The notifi-scaler
project is a Kubernetes-based system designed to scale works horizontally among workers based on the number of values in a table. The project includes Kubernetes manifests to deploy a control plane, workers, and database components. The workers process subsets of the table, incrementing a Value
column and updating the CurrentWorker
column as they go along.
The primary objective is to balance the workload across multiple worker nodes and to adapt to changes in the table or the number of workers dynamically. To achieve that, a consistent hashing algorithm in implemented.
Given a table of values with the following schema, our system horizontally scale up and down workers based on the number of values in the table. When a worker processing a subset of the table is removed, the workload will be evenly distributed across the remaining workers until a new worker node is added.
Table Schema:
- ID: uuid
- Value: integer
- CurrentWorker: string
While a worker is processing a subset, it will increment the Value by 1 every second and set the CurrentWorker value to the name of the worker pod.
Every second, the worker will print the list of IDs being watched in the table. This list will remain stable if there are no changes to the number of values in the table or the number of available workers. However, if there is a change to either, a redistribution will be performed to minimize the amount of change across workers using consistent hashing algorithm.

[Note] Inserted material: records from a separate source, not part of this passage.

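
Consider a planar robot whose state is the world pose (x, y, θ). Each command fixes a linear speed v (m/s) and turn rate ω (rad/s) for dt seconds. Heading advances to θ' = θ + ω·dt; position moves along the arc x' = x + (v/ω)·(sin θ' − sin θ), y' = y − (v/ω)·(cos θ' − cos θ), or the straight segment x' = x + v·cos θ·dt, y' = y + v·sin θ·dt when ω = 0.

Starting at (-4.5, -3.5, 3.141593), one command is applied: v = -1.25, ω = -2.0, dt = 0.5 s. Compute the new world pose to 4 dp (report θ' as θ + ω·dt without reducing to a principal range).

(-3.9741, -3.7873, 2.1416)

θ' = 3.1416 + -2.0·0.5 = 2.1416
R = v/ω = -1.25/-2.0 = 0.6250
x' = -4.5 + 0.6250·(sin 2.1416 − sin 3.1416) = -3.9741
y' = -3.5 − 0.6250·(cos 2.1416 − cos 3.1416) = -3.7873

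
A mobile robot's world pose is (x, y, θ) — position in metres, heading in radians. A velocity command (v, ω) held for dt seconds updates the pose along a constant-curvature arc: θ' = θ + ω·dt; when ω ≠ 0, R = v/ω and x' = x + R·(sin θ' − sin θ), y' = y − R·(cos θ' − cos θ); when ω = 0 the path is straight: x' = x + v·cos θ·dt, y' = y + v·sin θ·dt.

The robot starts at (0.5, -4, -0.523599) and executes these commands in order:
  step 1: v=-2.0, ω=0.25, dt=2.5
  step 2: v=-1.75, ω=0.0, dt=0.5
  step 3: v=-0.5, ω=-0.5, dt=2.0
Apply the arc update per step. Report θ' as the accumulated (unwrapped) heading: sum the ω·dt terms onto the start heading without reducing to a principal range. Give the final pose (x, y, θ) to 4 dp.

step 1: θ'=0.1014 (R=-8.0000) → pose (-4.3098, -2.9693, 0.1014)
step 2: θ'=0.1014 (straight) → pose (-5.1803, -3.0579, 0.1014)
step 3: θ'=-0.8986 (R=1.0000) → pose (-6.0640, -2.6857, -0.8986)

(-6.0640, -2.6857, -0.8986)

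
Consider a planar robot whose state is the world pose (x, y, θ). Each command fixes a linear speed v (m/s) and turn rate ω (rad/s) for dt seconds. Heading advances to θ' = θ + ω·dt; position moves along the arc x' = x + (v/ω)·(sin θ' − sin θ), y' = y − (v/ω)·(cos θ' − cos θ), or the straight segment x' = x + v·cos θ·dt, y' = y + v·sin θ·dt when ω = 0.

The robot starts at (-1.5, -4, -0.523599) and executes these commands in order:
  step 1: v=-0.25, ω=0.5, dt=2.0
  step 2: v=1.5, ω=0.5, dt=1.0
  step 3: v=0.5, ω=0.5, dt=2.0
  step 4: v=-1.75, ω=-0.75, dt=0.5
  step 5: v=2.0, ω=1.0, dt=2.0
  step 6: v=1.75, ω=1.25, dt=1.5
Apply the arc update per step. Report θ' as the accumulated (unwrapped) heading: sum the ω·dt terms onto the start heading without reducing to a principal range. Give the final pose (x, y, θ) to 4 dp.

(-3.8672, -3.3895, 5.4764)

step 1: θ'=0.4764 (R=-0.5000) → pose (-1.9793, -3.9887, 0.4764)
step 2: θ'=0.9764 (R=3.0000) → pose (-0.8696, -3.0028, 0.9764)
step 3: θ'=1.9764 (R=1.0000) → pose (-0.7792, -2.0482, 1.9764)
step 4: θ'=1.6014 (R=2.3333) → pose (-0.5910, -2.8974, 1.6014)
step 5: θ'=3.6014 (R=2.0000) → pose (-3.4776, -1.1664, 3.6014)
step 6: θ'=5.4764 (R=1.4000) → pose (-3.8672, -3.3895, 5.4764)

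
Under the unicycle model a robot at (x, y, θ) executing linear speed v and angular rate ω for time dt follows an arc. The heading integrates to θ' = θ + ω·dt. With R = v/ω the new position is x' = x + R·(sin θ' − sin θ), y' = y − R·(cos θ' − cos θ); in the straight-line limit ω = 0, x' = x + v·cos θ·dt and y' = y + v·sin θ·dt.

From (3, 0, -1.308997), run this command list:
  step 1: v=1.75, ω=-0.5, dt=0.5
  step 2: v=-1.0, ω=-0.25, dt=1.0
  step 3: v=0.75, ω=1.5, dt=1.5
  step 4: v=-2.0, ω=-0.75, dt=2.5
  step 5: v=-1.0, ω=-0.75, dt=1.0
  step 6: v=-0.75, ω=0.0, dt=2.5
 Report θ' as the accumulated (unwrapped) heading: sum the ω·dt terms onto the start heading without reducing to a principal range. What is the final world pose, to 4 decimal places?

step 1: θ'=-1.5590 (R=-3.5000) → pose (3.1190, -0.8646, -1.5590)
step 2: θ'=-1.8090 (R=4.0000) → pose (3.2317, 0.1264, -1.8090)
step 3: θ'=0.4410 (R=0.5000) → pose (3.9310, -0.4437, 0.4410)
step 4: θ'=-1.4340 (R=2.6667) → pose (0.1510, 1.6042, -1.4340)
step 5: θ'=-2.1840 (R=1.3333) → pose (0.3814, 2.5533, -2.1840)
step 6: θ'=-2.1840 (straight) → pose (1.4605, 4.0867, -2.1840)

(1.4605, 4.0867, -2.1840)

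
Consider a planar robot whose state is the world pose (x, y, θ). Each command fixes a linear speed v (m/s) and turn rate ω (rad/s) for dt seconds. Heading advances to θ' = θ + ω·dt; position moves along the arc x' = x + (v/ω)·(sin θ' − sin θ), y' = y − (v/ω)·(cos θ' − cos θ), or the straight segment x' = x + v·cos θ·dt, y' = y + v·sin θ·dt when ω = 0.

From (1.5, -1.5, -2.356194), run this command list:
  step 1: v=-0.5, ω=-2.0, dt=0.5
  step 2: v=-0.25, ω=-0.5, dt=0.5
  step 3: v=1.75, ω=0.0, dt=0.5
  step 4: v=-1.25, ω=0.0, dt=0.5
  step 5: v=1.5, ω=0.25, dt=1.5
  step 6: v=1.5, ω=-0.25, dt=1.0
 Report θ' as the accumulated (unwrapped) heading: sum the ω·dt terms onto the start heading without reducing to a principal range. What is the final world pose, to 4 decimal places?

(-1.9892, -0.4315, -3.4812)

step 1: θ'=-3.3562 (R=0.2500) → pose (1.7300, -1.4325, -3.3562)
step 2: θ'=-3.6062 (R=0.5000) → pose (1.8476, -1.4740, -3.6062)
step 3: θ'=-3.6062 (straight) → pose (1.0653, -1.0820, -3.6062)
step 4: θ'=-3.6062 (straight) → pose (1.6241, -1.3620, -3.6062)
step 5: θ'=-3.2312 (R=6.0000) → pose (-0.5274, -0.7501, -3.2312)
step 6: θ'=-3.4812 (R=-6.0000) → pose (-1.9892, -0.4315, -3.4812)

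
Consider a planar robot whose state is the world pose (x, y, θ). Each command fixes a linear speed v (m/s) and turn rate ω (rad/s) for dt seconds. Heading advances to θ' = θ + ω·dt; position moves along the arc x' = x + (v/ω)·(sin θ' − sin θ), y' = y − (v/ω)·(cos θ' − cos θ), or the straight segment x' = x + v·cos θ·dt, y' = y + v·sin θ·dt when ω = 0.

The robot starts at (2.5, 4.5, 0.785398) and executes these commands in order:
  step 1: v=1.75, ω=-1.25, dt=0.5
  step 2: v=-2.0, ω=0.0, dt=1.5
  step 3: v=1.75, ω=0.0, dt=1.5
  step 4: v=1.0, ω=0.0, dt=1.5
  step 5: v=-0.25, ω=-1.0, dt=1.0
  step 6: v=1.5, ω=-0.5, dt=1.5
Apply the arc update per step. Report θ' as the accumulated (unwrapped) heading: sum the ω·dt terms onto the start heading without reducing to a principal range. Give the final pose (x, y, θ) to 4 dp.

step 1: θ'=0.1604 (R=-1.4000) → pose (3.2664, 4.8921, 0.1604)
step 2: θ'=0.1604 (straight) → pose (0.3049, 4.4129, 0.1604)
step 3: θ'=0.1604 (straight) → pose (2.8962, 4.8322, 0.1604)
step 4: θ'=0.1604 (straight) → pose (4.3769, 5.0718, 0.1604)
step 5: θ'=-0.8396 (R=0.2500) → pose (4.1509, 5.1516, -0.8396)
step 6: θ'=-1.5896 (R=-3.0000) → pose (4.9172, 3.0919, -1.5896)

(4.9172, 3.0919, -1.5896)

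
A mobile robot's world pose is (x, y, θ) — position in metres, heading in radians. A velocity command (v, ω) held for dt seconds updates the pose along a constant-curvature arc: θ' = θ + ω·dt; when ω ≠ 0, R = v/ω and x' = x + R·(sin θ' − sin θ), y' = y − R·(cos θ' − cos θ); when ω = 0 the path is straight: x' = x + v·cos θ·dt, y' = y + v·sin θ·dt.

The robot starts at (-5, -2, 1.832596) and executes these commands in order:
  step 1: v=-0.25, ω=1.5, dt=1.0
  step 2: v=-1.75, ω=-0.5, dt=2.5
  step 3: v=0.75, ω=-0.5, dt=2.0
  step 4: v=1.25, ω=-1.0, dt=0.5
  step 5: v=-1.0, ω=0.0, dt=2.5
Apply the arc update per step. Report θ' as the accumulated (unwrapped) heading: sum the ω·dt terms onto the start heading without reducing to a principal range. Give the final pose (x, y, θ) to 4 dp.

step 1: θ'=3.3326 (R=-0.1667) → pose (-4.8074, -2.1205, 3.3326)
step 2: θ'=2.0826 (R=3.5000) → pose (-1.0914, -3.8427, 2.0826)
step 3: θ'=1.0826 (R=-1.5000) → pose (-1.1084, -2.4046, 1.0826)
step 4: θ'=0.5826 (R=-1.2500) → pose (-0.6921, -1.9471, 0.5826)
step 5: θ'=0.5826 (straight) → pose (-2.7797, -3.3225, 0.5826)

(-2.7797, -3.3225, 0.5826)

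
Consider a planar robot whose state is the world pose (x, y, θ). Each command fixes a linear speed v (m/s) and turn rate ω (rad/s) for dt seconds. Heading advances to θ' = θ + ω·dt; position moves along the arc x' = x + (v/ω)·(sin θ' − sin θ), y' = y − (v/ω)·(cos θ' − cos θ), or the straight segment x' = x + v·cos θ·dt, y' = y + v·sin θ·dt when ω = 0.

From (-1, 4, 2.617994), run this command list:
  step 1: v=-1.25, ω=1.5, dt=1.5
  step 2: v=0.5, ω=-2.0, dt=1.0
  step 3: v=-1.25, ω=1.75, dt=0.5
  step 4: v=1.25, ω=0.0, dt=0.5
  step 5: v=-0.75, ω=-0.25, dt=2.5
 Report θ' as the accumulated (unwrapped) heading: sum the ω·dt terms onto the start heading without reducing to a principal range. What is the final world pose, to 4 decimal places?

step 1: θ'=4.8680 (R=-0.8333) → pose (0.2399, 4.8508, 4.8680)
step 2: θ'=2.8680 (R=-0.2500) → pose (-0.0746, 4.5714, 2.8680)
step 3: θ'=3.7430 (R=-0.7143) → pose (0.5225, 4.6701, 3.7430)
step 4: θ'=3.7430 (straight) → pose (0.0072, 4.3165, 3.7430)
step 5: θ'=3.1180 (R=3.0000) → pose (1.7754, 4.8421, 3.1180)

(1.7754, 4.8421, 3.1180)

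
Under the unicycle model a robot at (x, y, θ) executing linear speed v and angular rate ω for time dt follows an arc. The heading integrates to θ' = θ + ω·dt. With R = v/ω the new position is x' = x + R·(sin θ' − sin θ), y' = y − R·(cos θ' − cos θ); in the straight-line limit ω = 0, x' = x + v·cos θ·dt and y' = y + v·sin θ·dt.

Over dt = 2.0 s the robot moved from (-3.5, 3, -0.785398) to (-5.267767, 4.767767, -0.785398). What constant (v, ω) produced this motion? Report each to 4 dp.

Δθ = -0.785398 − -0.785398 = 0.000000
ω = Δθ/dt = 0.000000/2.0 = 0.0000
ω = 0 → v = (Δx·cos θ + Δy·sin θ)/dt = -1.2500

v = -1.2500, ω = 0.0000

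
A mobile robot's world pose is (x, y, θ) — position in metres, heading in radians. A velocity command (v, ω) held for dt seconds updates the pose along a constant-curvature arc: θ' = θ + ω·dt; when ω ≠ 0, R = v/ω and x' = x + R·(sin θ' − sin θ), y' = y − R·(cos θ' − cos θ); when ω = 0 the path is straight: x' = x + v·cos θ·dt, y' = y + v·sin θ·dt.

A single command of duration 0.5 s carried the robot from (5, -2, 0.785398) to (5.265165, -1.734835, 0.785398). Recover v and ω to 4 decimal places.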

➜ notifi-scaler git:(main) ✗ tree
.
├── Chart.yaml
├── README.md
├── images
│ ├── control-plane
│ │ ├── Dockerfile
│ │ └── main.go
│ └── worker
│ ├── Dockerfile
│ └── main.go
├── static
│ └── architecture.png
├── templates
│ ├── control-plane-deployment.yaml
│ ├── control-plane-service.yaml
│ ├── db-configmap.yaml
│ ├── db-pv.yaml
│ ├── db-pvc.yaml
│ ├── db-secret.yaml
│ ├── db-service.yaml
│ ├── db-statefulset.yaml
│ ├── db-storageclass.yaml
│ ├── redis-deployment.yaml
│ ├── redis-service.yaml
│ ├── worker-deployment.yaml
│ └── worker-service.yaml
└── values.yaml
- Helm v3.x
- Kubernetes v1.27.x
- Deploy
git clone https://github.com/yourusername/notifi-scaler.git
cd notifi-scaler
helm install notifi-scaler .
- Monitor
# k8s
while true; do clear; kubectl get pods; sleep 1; done
# control-plane
while true; do kubectl logs $(kubectl get pods -l app=control-plane -o jsonpath='{.items[0].metadata.name}'); sleep 1; done
# all workers
for hash in $(kubectl get pods -l app=worker -o=jsonpath='{.items[*].metadata.labels.pod-template-hash}'); do kubectl logs -l app=worker,pod-template-hash=$hash --all-containers=true; done
# single worker
kubectl logs <worker-pod-name>
# database
while true; do clear; kubectl exec -it postgres-0 -- psql -U user -d mydatabase -c "SELECT * FROM public.work_items ORDER BY currentWorker;"; sleep 1; done
# redis
POD_NAME=$(kubectl get pods -l app=redis -o=jsonpath='{.items[0].metadata.name}' -n default) && while true; do clear; kubectl exec -it "$POD_NAME" -- redis-cli hgetall workers; sleep 1; done
- Scale
helm upgrade notifi-scaler-release . --set worker.replicaCount=<number-of-replicas>
- To manage concurrency, I have implemented atomic operations in Redis to mitigate risks. However, this is just the initial layer of defense against issues like race conditions and deadlocks. To ensure robust protection for the system, we need to integrate advanced synchronization techniques. This could involve using locks at the Go or process level, or utilizing database-level transactions.
- During testing, both the control plane and worker nodes demonstrated their ability to handle sudden spikes in workload. However, if we want to be fully prepared for extreme variations in load, we should implement rate-limiting as well as back-off and retry strategies.
- For resilience, we must incorporate failover mechanisms for our key components (control plane, Redis, and Postgres). This may involve setting up the control plane in a clustered manner and enabling data replication for the databases, making our architecture much more resistant to individual component failures.
- Currently, we have basic monitoring and logging in place, but we could greatly benefit from a more comprehensive setup that provides real-time insights into system performance and health.
- On the security front, it is crucial to secure communication channels with SSL/TLS encryption and enforce Role-Based Access Control (RBAC) for system interactions. This will enhance system integrity.